Consider the following two implementations of finding c(n,k)
, that is, finding the number of ways to choose n
objects k
at a time. How do the time-complexities for the two algorithms compare?
I had implemented the Dynamic Programming implementation, and tried on a few test cases like C(100,25), and it works pretty fast. I came up with the time complexity for this solution to be O(n^2).
The other implementation is using the prev_permutation
or next_permutation
available in C++ STL library, taken from here, originally from Rosetta Code. The documentation to this function here says it works in linear time upto half the distance between (first, last], so the loop it sits outside would make the entire complexity to be n squared again? (I'm not sure about this part, this is where I need help).

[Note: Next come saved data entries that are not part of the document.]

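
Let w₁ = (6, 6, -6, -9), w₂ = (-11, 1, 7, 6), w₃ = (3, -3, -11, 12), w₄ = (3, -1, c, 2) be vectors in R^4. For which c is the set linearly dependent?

c = -13/3

Place the vectors as rows of a 4×4 matrix; dependence ⇔ determinant zero.
Expanding, det = -810*c - 3510.
This vanishes exactly when c = -13/3.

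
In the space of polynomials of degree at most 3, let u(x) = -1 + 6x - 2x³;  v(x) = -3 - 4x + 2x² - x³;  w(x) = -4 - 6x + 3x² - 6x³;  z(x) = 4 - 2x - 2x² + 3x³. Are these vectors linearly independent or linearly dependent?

linearly dependent

Write each element as a coordinate vector in ℝ⁴ using {1, x, …, x³}.
Row-reduce the matrix whose columns are u, v, w, z.
The reduction yields 3 nonzero rows, so the rank is 3.
Since rank 3 < 4, the set is linearly dependent.
Indeed u + v + z = 0.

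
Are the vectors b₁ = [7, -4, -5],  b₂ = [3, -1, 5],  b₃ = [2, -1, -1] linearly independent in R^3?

linearly independent

Row-reduce the matrix whose columns are b₁, b₂, b₃.
The reduction yields 3 nonzero rows, so the rank is 3.
Since rank = 3 (the number of vectors), the set is linearly independent.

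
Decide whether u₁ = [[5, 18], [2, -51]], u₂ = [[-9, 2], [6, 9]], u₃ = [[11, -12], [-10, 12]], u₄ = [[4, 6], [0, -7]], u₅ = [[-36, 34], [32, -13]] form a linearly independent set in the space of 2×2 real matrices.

Write each element as a coordinate vector in ℝ⁴ using {E₁₁, E₁₂, E₂₁, E₂₂}.
There are 5 vectors in a 4-dimensional space, so they cannot be linearly independent.

linearly dependent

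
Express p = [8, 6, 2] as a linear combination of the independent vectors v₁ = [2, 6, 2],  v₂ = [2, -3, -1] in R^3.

p = 2v₁ + 2v₂

Solve the system with v₁, v₂ as columns and p as the right-hand side.
Back-substitution yields (a₁, a₂) = (2, 2).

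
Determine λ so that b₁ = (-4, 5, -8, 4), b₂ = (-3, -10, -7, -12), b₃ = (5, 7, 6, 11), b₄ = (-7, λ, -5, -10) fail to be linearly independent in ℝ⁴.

Place the vectors as rows of a 4×4 matrix; dependence ⇔ determinant zero.
The determinant works out to 304*λ + 1216.
Solving 304*λ + 1216 = 0 yields λ = -4.

λ = -4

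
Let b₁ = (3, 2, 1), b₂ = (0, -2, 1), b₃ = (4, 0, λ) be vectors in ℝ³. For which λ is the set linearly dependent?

λ = 8/3

The set is linearly dependent precisely when det[b₁; b₂; b₃] = 0.
Cofactor expansion gives det = 16 - 6*λ.
This vanishes exactly when λ = 8/3.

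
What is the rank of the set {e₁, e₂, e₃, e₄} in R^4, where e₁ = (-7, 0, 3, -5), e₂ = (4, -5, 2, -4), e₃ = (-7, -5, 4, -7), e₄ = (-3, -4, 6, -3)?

4

Put the 4×4 matrix [e₁|e₂|e₃|e₄] into echelon form.
Reduction leaves 4 leading entries, giving rank 4.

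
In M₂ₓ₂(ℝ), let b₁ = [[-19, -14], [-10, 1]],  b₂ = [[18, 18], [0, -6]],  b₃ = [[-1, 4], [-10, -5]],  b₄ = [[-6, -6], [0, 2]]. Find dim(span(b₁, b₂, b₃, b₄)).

2

Pass to coordinate vectors with respect to the basis {E₁₁, E₁₂, E₂₁, E₂₂}.
Put the 4×4 matrix [b₁|b₂|b₃|b₄] into echelon form.
The echelon form has 2 nonzero rows, so the rank is 2.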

size_t combinations_dp (int n, int k) {
vector <vector<size_t>> grid (n + 1, vector<size_t> (k + 1, 0));
// base cases
for (int i = 0; i <= n; i ++) {
for (int j = 0; j <= k; j ++) {
if (i == j) grid[i][j] = 1;
if (j == 0) grid[i][j] = 1;
}
}
for (int i = 0; i <= n; i++) {
for (int j = 0; j <= k; j++) {
if (j == 0 || j >= i) continue;
else {
grid[i][j] = grid[i-1][j-1] + grid[i-1][j];
}
}
}
return grid[n][k];
}
void combinations_bits(N, K) {
vector<bool> arr (K, 1);
arr.resize(N, 0);
long long count = 0;
do {
count ++;
} while (prev_permutation(arr.begin(), arr.end()));
cout << count << "\n";
}
I'm not sure how the complexities of the two implementations compare to each other, specially how the functions prev_permutation
and next_permutation
add to the time-complexity of the function.